Brit’s first 2-year contract was worth $30 million. Her new 2-year contract is worth $35 million and she doesn’t have to do that many performances, so she’s getting paid more per show. Brit also gets a cut of the shit she sells. TMZ thinks that she could end up making more than Celine Dion.
Shouldn’t there be a law in Las Vegas that states that no other performer can make as much as the GREATEST SINGUH IN DUH WURRLD?! The second Britney makes even one penny more than Celine Dion, every piece of faux gold in Las Vegas should turn to ash and every neon bulb should explode. That will be a sad, tragic day.

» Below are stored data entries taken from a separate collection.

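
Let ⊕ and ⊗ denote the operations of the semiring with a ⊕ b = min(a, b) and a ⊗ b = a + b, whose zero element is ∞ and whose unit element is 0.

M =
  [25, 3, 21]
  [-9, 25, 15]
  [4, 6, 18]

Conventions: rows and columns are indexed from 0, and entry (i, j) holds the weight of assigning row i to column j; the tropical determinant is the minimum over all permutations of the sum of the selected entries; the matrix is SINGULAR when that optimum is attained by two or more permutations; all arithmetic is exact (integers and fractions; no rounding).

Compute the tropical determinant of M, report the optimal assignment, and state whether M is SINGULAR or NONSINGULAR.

σ = (0, 1, 2): 25 + 25 + 18 = 68
σ = (0, 2, 1): 25 + 15 + 6 = 46
σ = (1, 0, 2): 3 + (-9) + 18 = 12
σ = (1, 2, 0): 3 + 15 + 4 = 22
σ = (2, 0, 1): 21 + (-9) + 6 = 18
σ = (2, 1, 0): 21 + 25 + 4 = 50
Optimal value attained by: σ = (1, 0, 2).
Answer: det⊕(M) = 12; verdict: NONSINGULAR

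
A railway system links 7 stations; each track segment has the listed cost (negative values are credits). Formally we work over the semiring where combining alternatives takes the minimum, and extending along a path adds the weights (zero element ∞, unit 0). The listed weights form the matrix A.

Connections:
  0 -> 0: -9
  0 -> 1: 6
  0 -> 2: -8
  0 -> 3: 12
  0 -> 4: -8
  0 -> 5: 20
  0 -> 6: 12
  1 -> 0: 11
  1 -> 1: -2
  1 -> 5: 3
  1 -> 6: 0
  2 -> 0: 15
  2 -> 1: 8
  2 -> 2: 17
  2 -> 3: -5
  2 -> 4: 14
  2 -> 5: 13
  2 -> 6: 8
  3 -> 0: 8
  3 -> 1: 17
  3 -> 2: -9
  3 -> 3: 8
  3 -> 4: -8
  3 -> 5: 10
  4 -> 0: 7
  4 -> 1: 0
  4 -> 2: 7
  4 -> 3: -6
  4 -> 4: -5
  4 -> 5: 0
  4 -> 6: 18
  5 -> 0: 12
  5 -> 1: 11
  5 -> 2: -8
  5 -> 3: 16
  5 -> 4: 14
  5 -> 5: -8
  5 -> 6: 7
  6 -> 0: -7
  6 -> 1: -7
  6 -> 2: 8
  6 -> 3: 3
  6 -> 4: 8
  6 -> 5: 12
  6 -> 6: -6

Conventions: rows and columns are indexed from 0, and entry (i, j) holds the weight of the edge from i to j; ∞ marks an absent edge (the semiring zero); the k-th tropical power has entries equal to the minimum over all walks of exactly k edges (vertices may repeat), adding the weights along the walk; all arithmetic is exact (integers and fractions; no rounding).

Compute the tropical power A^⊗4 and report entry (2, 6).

A^⊗2:
  [-18, -8, -17, -14, -17, -8, 0]
  [-7, -7, -5, 3, 3, -5, -6]
  [1, 1, -14, 3, -13, 5, 2]
  [-1, -8, -1, -14, -13, -8, -1]
  [-2, -5, -15, -11, -14, -8, 0]
  [0, 0, -16, -13, 4, -16, -1]
  [-16, -13, -15, -3, -15, -4, -12]
A^⊗3:
  [-27, -17, -26, -23, -26, -17, -9]
  [-16, -13, -15, -10, -15, -13, -12]
  [-8, -13, -7, -19, -18, -13, -6]
  [-10, -13, -23, -19, -22, -16, -8]
  [-11, -14, -20, -20, -19, -16, -7]
  [-9, -8, -24, -21, -21, -24, -9]
  [-25, -19, -24, -21, -24, -15, -18]
A^⊗4:
  [-36, -26, -35, -32, -35, -26, -18]
  [-25, -19, -24, -21, -24, -21, -18]
  [-17, -18, -28, -24, -27, -21, -13]
  [-19, -22, -28, -28, -27, -24, -15]
  [-20, -19, -29, -25, -28, -24, -14]
  [-18, -21, -32, -29, -29, -32, -17]
  [-34, -25, -33, -30, -33, -24, -24]
Key observation: the optimum is the walk 2->3->4->1->6, with weight (-5) + (-8) + 0 + 0 = -13.
Optimal value attained by: walk 2->3->4->1->6.
Answer: (A^⊗4)[2][6] = -13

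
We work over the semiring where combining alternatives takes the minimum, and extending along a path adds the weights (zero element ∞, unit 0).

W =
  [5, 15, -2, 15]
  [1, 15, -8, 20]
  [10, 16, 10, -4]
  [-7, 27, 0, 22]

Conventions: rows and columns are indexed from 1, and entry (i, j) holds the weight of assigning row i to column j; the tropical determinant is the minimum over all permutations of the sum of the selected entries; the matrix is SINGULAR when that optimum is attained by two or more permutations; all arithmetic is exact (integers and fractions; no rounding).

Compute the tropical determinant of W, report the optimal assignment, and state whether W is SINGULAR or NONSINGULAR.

σ = (1, 2, 3, 4): 5 + 15 + 10 + 22 = 52
σ = (1, 2, 4, 3): 5 + 15 + (-4) + 0 = 16
σ = (1, 3, 2, 4): 5 + (-8) + 16 + 22 = 35
σ = (1, 3, 4, 2): 5 + (-8) + (-4) + 27 = 20
σ = (1, 4, 2, 3): 5 + 20 + 16 + 0 = 41
σ = (1, 4, 3, 2): 5 + 20 + 10 + 27 = 62
σ = (2, 1, 3, 4): 15 + 1 + 10 + 22 = 48
σ = (2, 1, 4, 3): 15 + 1 + (-4) + 0 = 12
σ = (2, 3, 1, 4): 15 + (-8) + 10 + 22 = 39
σ = (2, 3, 4, 1): 15 + (-8) + (-4) + (-7) = -4
σ = (2, 4, 1, 3): 15 + 20 + 10 + 0 = 45
σ = (2, 4, 3, 1): 15 + 20 + 10 + (-7) = 38
σ = (3, 1, 2, 4): (-2) + 1 + 16 + 22 = 37
σ = (3, 1, 4, 2): (-2) + 1 + (-4) + 27 = 22
σ = (3, 2, 1, 4): (-2) + 15 + 10 + 22 = 45
σ = (3, 2, 4, 1): (-2) + 15 + (-4) + (-7) = 2
σ = (3, 4, 1, 2): (-2) + 20 + 10 + 27 = 55
σ = (3, 4, 2, 1): (-2) + 20 + 16 + (-7) = 27
σ = (4, 1, 2, 3): 15 + 1 + 16 + 0 = 32
σ = (4, 1, 3, 2): 15 + 1 + 10 + 27 = 53
σ = (4, 2, 1, 3): 15 + 15 + 10 + 0 = 40
σ = (4, 2, 3, 1): 15 + 15 + 10 + (-7) = 33
σ = (4, 3, 1, 2): 15 + (-8) + 10 + 27 = 44
σ = (4, 3, 2, 1): 15 + (-8) + 16 + (-7) = 16
Optimal value attained by: σ = (2, 3, 4, 1).
Answer: det⊕(W) = -4; verdict: NONSINGULAR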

I already wrote about this, but I went to see Brit’s show a few months ago and even thought it felt like I was watching an elaborate animatronic show, I loved it. That may or may not have had to do with the fact that I was
three sheets a Bed, Bath and Beyond bedding section to the wind. So I say, get every dollar, Brit. She already got the most for doing the least and now she’s getting even more for doing even less. Truly my idol! Hopefully she’ll celebrate by splurging on a toddler pizza instead of a baby pizza.